Many people have told her that they can’t believe she does what she does.

“There is no way in a million years I could not do what I do,” Heger said. “I think as medical professionals, we absolutely have to stop this silence, this moral indifference, this sense that it is someone else’s job to take care of these kids.”

The lectureship was established in Dr. Austin’s memory by his wife, Gloria, their children, Charles, Douglas and Lynette, and their families. It is designed to honor and perpetuate his lifelong love of medical practice and his pursuit of pediatric knowledge in the health professions. He was a faculty member at COMP until his retirement in 1981.

Heger addressed Gloria Austin at the end of her talk.

“I have a feeling that your husband was a remarkable doctor, and that’s why we honor him today, and that’s why we want to remember him,” she said. “And that’s why I honor my dad when I speak. He changed my life. He gave me a purpose. He told me you may never, ever be average. You can never not pay attention to the details.”

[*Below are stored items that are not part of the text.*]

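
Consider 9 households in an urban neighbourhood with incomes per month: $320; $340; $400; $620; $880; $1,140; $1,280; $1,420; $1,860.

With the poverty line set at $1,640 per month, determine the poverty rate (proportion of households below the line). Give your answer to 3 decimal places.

8 of the 9 households have income below $1,640.
H = 8/9 = 0.889.

0.889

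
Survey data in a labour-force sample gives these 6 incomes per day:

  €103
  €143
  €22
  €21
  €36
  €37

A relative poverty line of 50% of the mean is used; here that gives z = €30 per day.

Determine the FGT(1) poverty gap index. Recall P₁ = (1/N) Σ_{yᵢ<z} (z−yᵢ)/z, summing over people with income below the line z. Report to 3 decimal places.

Below z: €21, €22 (q = 2 of N = 6).
Normalized shortfalls: (30−21)/30 = 0.3000; (30−22)/30 = 0.2667.
Sum of shortfalls = 0.566667; P₁ averages over all N: 0.566667 / 6 = 0.094.

0.094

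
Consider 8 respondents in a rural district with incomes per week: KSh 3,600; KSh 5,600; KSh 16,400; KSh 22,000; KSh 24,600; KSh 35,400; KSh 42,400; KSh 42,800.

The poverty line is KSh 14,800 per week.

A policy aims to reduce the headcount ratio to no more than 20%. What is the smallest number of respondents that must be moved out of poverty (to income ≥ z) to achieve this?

1

2 of the 8 respondents are poor, so H = 2/8 = 0.250.
A headcount ratio of at most 20% allows at most ⌊0.20 × 8⌋ = 1 poor respondents.
So at least 2 − 1 = 1 must be lifted.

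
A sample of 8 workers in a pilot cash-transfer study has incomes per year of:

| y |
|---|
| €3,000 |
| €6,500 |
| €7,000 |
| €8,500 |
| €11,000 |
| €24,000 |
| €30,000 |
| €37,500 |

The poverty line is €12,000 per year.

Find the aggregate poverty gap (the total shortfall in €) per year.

Incomes under z: €3,000, €6,500, €7,000, €8,500, €11,000 (q = 5 of N = 8).
Individual gaps: 12000−3000 = 9000; 12000−6500 = 5500; 12000−7000 = 5000; 12000−8500 = 3500; 12000−11000 = 1000.
Aggregate gap = €24,000.

€24,000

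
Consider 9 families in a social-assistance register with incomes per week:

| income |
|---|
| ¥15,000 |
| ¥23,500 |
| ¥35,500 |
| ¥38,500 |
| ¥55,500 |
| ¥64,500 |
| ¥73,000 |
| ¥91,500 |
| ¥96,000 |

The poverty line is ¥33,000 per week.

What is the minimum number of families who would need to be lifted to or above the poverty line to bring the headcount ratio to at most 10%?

2

Currently q = 2 of N = 9 are below the line (H = 0.222).
A headcount ratio of at most 10% allows at most ⌊0.10 × 9⌋ = 0 poor families.
So at least 2 − 0 = 2 must be lifted.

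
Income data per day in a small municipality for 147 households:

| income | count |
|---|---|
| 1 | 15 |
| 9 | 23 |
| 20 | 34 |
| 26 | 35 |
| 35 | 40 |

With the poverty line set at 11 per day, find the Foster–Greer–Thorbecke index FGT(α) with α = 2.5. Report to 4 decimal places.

0.0826

Below the line: 15×1, 23×9 (q = 38 of N = 147).
Shortfall ratios: (11−1)/11 = 0.9091 (×15); (11−9)/11 = 0.1818 (×23).
Raised to α = 2.5: 0.78799 (×15); 0.01410 (×23).
Sum = 12.143990; FGT(2.5) = 12.143990 / 147 = 0.0826.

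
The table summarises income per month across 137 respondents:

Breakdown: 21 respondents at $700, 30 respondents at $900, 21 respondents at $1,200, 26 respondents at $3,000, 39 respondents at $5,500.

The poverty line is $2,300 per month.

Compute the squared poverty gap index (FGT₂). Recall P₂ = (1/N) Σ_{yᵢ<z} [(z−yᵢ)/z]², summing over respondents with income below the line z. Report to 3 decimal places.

Below the line: 21×$700, 30×$900, 21×$1,200 (q = 72 of N = 137).
Shortfall ratios: (2300−700)/2300 = 0.6957 (×21); (2300−900)/2300 = 0.6087 (×30); (2300−1200)/2300 = 0.4783 (×21).
Squared: 0.4839 (×21); 0.3705 (×30); 0.2287 (×21).
Sum = 26.081285; P₂ = 26.081285 / 137 = 0.190.

0.190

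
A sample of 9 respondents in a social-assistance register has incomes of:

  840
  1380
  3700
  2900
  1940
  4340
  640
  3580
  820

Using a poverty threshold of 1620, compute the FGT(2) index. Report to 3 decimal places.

0.096

Below the line: 640, 820, 840, 1380 (q = 4 of N = 9).
Relative gaps: (1620−640)/1620 = 0.6049; (1620−820)/1620 = 0.4938; (1620−840)/1620 = 0.4815; (1620−1380)/1620 = 0.1481.
Squared: 0.3660; 0.2439; 0.2318; 0.0219.
Sum = 0.863588; P₂ = 0.863588 / 9 = 0.096.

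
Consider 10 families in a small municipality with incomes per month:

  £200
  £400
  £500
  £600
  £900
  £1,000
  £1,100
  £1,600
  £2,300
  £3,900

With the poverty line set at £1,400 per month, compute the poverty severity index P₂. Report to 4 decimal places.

0.2240

Incomes under z: £200, £400, £500, £600, £900, £1,000, £1,100 (q = 7 of N = 10).
Shortfall ratios: (1400−200)/1400 = 0.8571; (1400−400)/1400 = 0.7143; (1400−500)/1400 = 0.6429; (1400−600)/1400 = 0.5714; (1400−900)/1400 = 0.3571; (1400−1000)/1400 = 0.2857; (1400−1100)/1400 = 0.2143.
Squared: 0.7347; 0.5102; 0.4133; 0.3265; 0.1276; 0.0816; 0.0459.
Sum = 2.239796; P₂ = 2.239796 / 10 = 0.2240.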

She then closed by addressing WesternU students: “I dare you to have courage to be remarkable and to not be afraid, and to ask the right questions.”

Following the talk, students lined up to talk to Dr. Heger during a reception in the HEC Recital Hall. The reception hall featured the photographs of nonprofit executive and professional arts curator Paula Stoeke, who volunteers with Heart Gallery Los Angeles to take photos of adoptable children in the Los Angeles County foster care system, with the goal of finding them permanent homes. Her photos are also featured in an exhibit in WesternU’s Pumerantz Library.